The Most Loving Thing

By Bob Coy   •   August 30, 2012

Bob Coy, pastor of Calvary Church in Fort Lauderdale, Fla., will be teaching a seminar, “From Fear to Faith,” at The Cove in Asheville, N.C., Oct. 26-28. The first evening’s session will be webcast for free on The Cove website beginning at 7:40 p.m. ET.

It started out as most Sundays do for me. I entered our church’s sanctuary and began to greet a few of those who had gathered to worship. But this time, I was surprised to say the least as I was met by a man fully made up as a woman. He introduced himself as “Cheryl,” and he was wearing a dress and enough makeup to cover his facial hair.

This man had a question for me: “Pastor Bob, I want to know, will you accept me here at your church for who I am?”  I answered with a question of my own: “Will you accept me for who I am?” A confused look crossed his face, “What do you mean?”

I replied, “I’m a pastor and this is a Bible-teaching church. And while you’re certainly welcome here, at some point in time I’m going to address the lifestyle that you’ve chosen. Based on what God has revealed in His Word, I’m bound to share that this isn’t His plan or purpose for you or anyone else. So while I certainly welcome and accept you as a guest, I need you to consider if you’re willing to accept me for who I am and what I stand for.” He quietly listened and considered what I had just said.

A couple of weeks later I saw him again. This time, he was wearing jeans and a shirt instead of a dress, and he now wanted to be known as Mike. I’m glad to say that Mike has been growing in his walk with Christ ever since and has faithfully served as part of our church staff for the past eight years.

I share this with you in part to celebrate God’s grace at work in Mike’s life, but also to pose a question: What were my other options? I could have kept quiet and so sanctioned a way of life that unquestionably cuts against the grain of God’s heart. But that wouldn’t have helped Mike, and it certainly wouldn’t have been healthy for me. 

Yet, as the world becomes more brazen in asserting its values, I’m seeing a troubling tendency within the Body of Christ to placate this mounting pressure by keeping quiet as wrong is being promoted as right. Many of us have become so conscious of the Bible-thumping stereotype we all want to avoid that we’ve become an opposite yet equally ungodly example.

We’ve forgotten three important things. For starters, we’ve forgotten our place. The Bible couldn’t be clearer when it comes to the Christian’s place in this world. It’s a transient and temporary one. We’re pilgrims passing through on our way to the enduring and eternal Kingdom of God (1 Peter 2:11, Hebrews 11:13).

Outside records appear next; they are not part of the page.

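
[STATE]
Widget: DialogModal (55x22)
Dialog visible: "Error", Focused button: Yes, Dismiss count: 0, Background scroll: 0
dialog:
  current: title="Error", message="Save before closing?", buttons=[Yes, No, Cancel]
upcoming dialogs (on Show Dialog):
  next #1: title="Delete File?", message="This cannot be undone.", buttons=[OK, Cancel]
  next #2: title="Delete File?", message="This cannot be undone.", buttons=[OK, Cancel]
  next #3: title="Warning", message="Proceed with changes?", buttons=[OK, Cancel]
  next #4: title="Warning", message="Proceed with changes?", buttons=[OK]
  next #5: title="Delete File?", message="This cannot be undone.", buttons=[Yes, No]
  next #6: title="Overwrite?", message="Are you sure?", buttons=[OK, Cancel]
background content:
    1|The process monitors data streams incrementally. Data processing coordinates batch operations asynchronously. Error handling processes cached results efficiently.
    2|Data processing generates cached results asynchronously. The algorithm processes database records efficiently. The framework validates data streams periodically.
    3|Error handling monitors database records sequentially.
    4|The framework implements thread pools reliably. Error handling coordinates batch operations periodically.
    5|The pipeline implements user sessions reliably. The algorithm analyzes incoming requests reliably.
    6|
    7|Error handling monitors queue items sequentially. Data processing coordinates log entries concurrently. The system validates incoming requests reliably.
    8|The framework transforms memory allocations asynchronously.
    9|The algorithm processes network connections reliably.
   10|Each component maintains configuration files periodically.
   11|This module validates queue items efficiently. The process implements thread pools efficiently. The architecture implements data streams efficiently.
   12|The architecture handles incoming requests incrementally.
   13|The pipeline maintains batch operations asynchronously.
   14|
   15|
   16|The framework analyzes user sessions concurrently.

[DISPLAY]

The process monitors data streams incrementally. Data p
Data processing generates cached results asynchronously
Error handling monitors database records sequentially. 
The framework implements thread pools reliably. Error h
The pipeline implements user sessions reliably. The alg
                                                       
Error handling monitors queue items sequentially. Data 
The framework transforms memory allocations asynchronou
The algorithm p┌──────────────────────┐ions reliably.  
Each component │        Error         │files periodical
This module val│ Save before closing? │iently. The proc
The architectur│ [Yes]  No   Cancel   │sts incrementall
The pipeline ma└──────────────────────┘ asynchronously.
                                                       
                                                       
The framework analyzes user sessions concurrently.     
                                                       
                                                       
                                                       
                                                       
                                                       
                                                       


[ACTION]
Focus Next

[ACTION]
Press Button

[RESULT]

The process monitors data streams incrementally. Data p
Data processing generates cached results asynchronously
Error handling monitors database records sequentially. 
The framework implements thread pools reliably. Error h
The pipeline implements user sessions reliably. The alg
                                                       
Error handling monitors queue items sequentially. Data 
The framework transforms memory allocations asynchronou
The algorithm processes network connections reliably.  
Each component maintains configuration files periodical
This module validates queue items efficiently. The proc
The architecture handles incoming requests incrementall
The pipeline maintains batch operations asynchronously.
                                                       
                                                       
The framework analyzes user sessions concurrently.     
                                                       
                                                       
                                                       
                                                       
                                                       
                                                       


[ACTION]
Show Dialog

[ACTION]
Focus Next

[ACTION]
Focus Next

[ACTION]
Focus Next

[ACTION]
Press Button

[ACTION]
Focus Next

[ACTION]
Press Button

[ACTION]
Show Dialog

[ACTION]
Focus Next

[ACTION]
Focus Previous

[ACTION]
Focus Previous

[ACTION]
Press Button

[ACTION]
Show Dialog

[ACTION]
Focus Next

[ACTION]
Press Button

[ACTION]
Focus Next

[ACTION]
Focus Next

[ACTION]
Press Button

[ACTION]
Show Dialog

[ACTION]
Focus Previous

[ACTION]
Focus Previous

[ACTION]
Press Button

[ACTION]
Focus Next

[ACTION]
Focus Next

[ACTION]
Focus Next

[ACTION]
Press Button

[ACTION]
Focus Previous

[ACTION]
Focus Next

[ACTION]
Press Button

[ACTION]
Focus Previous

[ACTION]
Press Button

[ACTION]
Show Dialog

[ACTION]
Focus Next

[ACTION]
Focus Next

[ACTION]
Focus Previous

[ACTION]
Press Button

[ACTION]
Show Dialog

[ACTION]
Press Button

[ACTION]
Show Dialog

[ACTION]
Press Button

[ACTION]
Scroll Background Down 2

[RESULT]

Error handling monitors database records sequentially. 
The framework implements thread pools reliably. Error h
The pipeline implements user sessions reliably. The alg
                                                       
Error handling monitors queue items sequentially. Data 
The framework transforms memory allocations asynchronou
The algorithm processes network connections reliably.  
Each component maintains configuration files periodical
This module validates queue items efficiently. The proc
The architecture handles incoming requests incrementall
The pipeline maintains batch operations asynchronously.
                                                       
                                                       
The framework analyzes user sessions concurrently.     
                                                       
                                                       
                                                       
                                                       
                                                       
                                                       
                                                       
                                                       


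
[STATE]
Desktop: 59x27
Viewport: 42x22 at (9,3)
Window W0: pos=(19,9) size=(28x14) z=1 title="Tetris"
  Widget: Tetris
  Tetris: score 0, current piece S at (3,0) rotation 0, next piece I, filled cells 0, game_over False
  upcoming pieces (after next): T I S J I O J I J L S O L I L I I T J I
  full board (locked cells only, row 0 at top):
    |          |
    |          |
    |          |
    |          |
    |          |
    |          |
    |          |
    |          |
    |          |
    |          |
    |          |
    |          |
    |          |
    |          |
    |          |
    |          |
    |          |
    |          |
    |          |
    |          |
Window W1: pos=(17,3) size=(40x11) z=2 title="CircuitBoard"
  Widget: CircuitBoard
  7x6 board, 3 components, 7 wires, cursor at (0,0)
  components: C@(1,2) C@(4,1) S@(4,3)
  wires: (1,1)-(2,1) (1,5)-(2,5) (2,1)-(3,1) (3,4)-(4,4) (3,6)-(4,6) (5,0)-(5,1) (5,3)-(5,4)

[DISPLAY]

        ┏━━━━━━━━━━━━━━━━━━━━━━━━━━━━━━━━━
        ┃ CircuitBoard                    
        ┠─────────────────────────────────
        ┃   0 1 2 3 4 5 6                 
        ┃0  [.]                           
        ┃                                 
        ┃1       ·   C           ·        
        ┃        │               │        
        ┃2       ·               ·        
        ┃        │                        
        ┗━━━━━━━━━━━━━━━━━━━━━━━━━━━━━━━━━
          ┃          │               ┃    
          ┃          │               ┃    
          ┃          │               ┃    
          ┃          │               ┃    
          ┃          │Score:         ┃    
          ┃          │0              ┃    
          ┃          │               ┃    
          ┃          │               ┃    
          ┗━━━━━━━━━━━━━━━━━━━━━━━━━━┛    
                                          
                                          


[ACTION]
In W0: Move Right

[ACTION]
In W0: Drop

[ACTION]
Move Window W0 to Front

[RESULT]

        ┏━━━━━━━━━━━━━━━━━━━━━━━━━━━━━━━━━
        ┃ CircuitBoard                    
        ┠─────────────────────────────────
        ┃   0 1 2 3 4 5 6                 
        ┃0  [.]                           
        ┃                                 
        ┃1┏━━━━━━━━━━━━━━━━━━━━━━━━━━┓    
        ┃ ┃ Tetris                   ┃    
        ┃2┠──────────────────────────┨    
        ┃ ┃          │Next:          ┃    
        ┗━┃          │████           ┃━━━━
          ┃          │               ┃    
          ┃          │               ┃    
          ┃          │               ┃    
          ┃          │               ┃    
          ┃          │Score:         ┃    
          ┃          │0              ┃    
          ┃          │               ┃    
          ┃          │               ┃    
          ┗━━━━━━━━━━━━━━━━━━━━━━━━━━┛    
                                          
                                          


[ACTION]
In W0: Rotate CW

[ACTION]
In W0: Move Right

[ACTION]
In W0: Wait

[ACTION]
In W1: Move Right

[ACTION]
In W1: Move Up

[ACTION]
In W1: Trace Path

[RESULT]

        ┏━━━━━━━━━━━━━━━━━━━━━━━━━━━━━━━━━
        ┃ CircuitBoard                    
        ┠─────────────────────────────────
        ┃   0 1 2 3 4 5 6                 
        ┃0      [.]                       
        ┃                                 
        ┃1┏━━━━━━━━━━━━━━━━━━━━━━━━━━┓    
        ┃ ┃ Tetris                   ┃    
        ┃2┠──────────────────────────┨    
        ┃ ┃          │Next:          ┃    
        ┗━┃          │████           ┃━━━━
          ┃          │               ┃    
          ┃          │               ┃    
          ┃          │               ┃    
          ┃          │               ┃    
          ┃          │Score:         ┃    
          ┃          │0              ┃    
          ┃          │               ┃    
          ┃          │               ┃    
          ┗━━━━━━━━━━━━━━━━━━━━━━━━━━┛    
                                          
                                          


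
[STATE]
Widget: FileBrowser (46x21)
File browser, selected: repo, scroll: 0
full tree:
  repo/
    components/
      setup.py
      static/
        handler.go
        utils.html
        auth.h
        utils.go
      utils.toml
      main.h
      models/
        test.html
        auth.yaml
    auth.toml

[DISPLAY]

> [-] repo/                                   
    [+] components/                           
    auth.toml                                 
                                              
                                              
                                              
                                              
                                              
                                              
                                              
                                              
                                              
                                              
                                              
                                              
                                              
                                              
                                              
                                              
                                              
                                              


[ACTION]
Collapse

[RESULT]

> [+] repo/                                   
                                              
                                              
                                              
                                              
                                              
                                              
                                              
                                              
                                              
                                              
                                              
                                              
                                              
                                              
                                              
                                              
                                              
                                              
                                              
                                              


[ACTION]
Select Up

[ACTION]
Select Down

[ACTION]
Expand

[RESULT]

> [-] repo/                                   
    [+] components/                           
    auth.toml                                 
                                              
                                              
                                              
                                              
                                              
                                              
                                              
                                              
                                              
                                              
                                              
                                              
                                              
                                              
                                              
                                              
                                              
                                              


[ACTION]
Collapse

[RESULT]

> [+] repo/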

But we lose sight of this. We get lulled into the lie that we should preoccupy ourselves with this world, and we put all of our eggs in earth’s basket. When that happens, we start caring more about what other people think about us than what God thinks. 

Soon we’ll all stand before the One to whom we will give an account (Romans 14:12, Hebrews 9:27), and He won’t care how popular we were with people who needed to know His salvation. That’s not our place on this planet. Our place is to reflect His righteousness in the short window of time that we’re here (Matthew 5:16, Ephesians 5:1).

Secondly, we’ve forgotten our power. A lot of times we’re too paralyzed with fear to stand for what’s right. Peter had the same problem. When the time came to take a stand for the Lord, he caved in to his personal fears and insecurities (John 18:17, 25, 27). But then something happened. He received supernatural strength from God’s Holy Spirit to be a witness to the world for Christ’s sake (Acts 1:8, 2:4).

In the same way, God wants to empower our lives with His Spirit so we can effectively point the world to His truth and salvation (Ephesians 5:18). This is not an optional aspect of the believer’s life. Just as faith in Jesus is necessary in order to become a Christian, the filling of the Holy Spirit is necessary in order to live as a Christian (Galatians 5:16). And when we simply ask God to fill us with His Spirit’s presence, we receive the supernatural power needed to overcome our natural fears (2 Timothy 1:7). 

Finally, we’ve forgotten our past. We’ve lost touch with just how miserable we were when we were living in the world apart from Christ. In many ways, a life of sin is its own punishment. I know from my own experience, I was so empty, so lonely, and so desperate for something without even knowing what it was. Listen, it was the forgiveness and freedom from sin that can only be found in Jesus Christ (John 3:16, Romans 5:18). But someone had to be bold enough, loving enough, to tell me that my life was filled with sin (Romans 3:23).

Worldly people aren’t any different. And yet we often go out of our way to not offend them in the name of love. But wouldn’t the most loving thing be to identify sin as sin so they can actually be set free from it?

As God’s people, we’re way past the time of pretending we can keep quiet as our society strays further and further from His truth. God has called us out of this world so we could play a part in His plan to save it (Romans, 10:15, 2 Corinthians 5:19). We can only play that part when we remember our place, our power, and our past.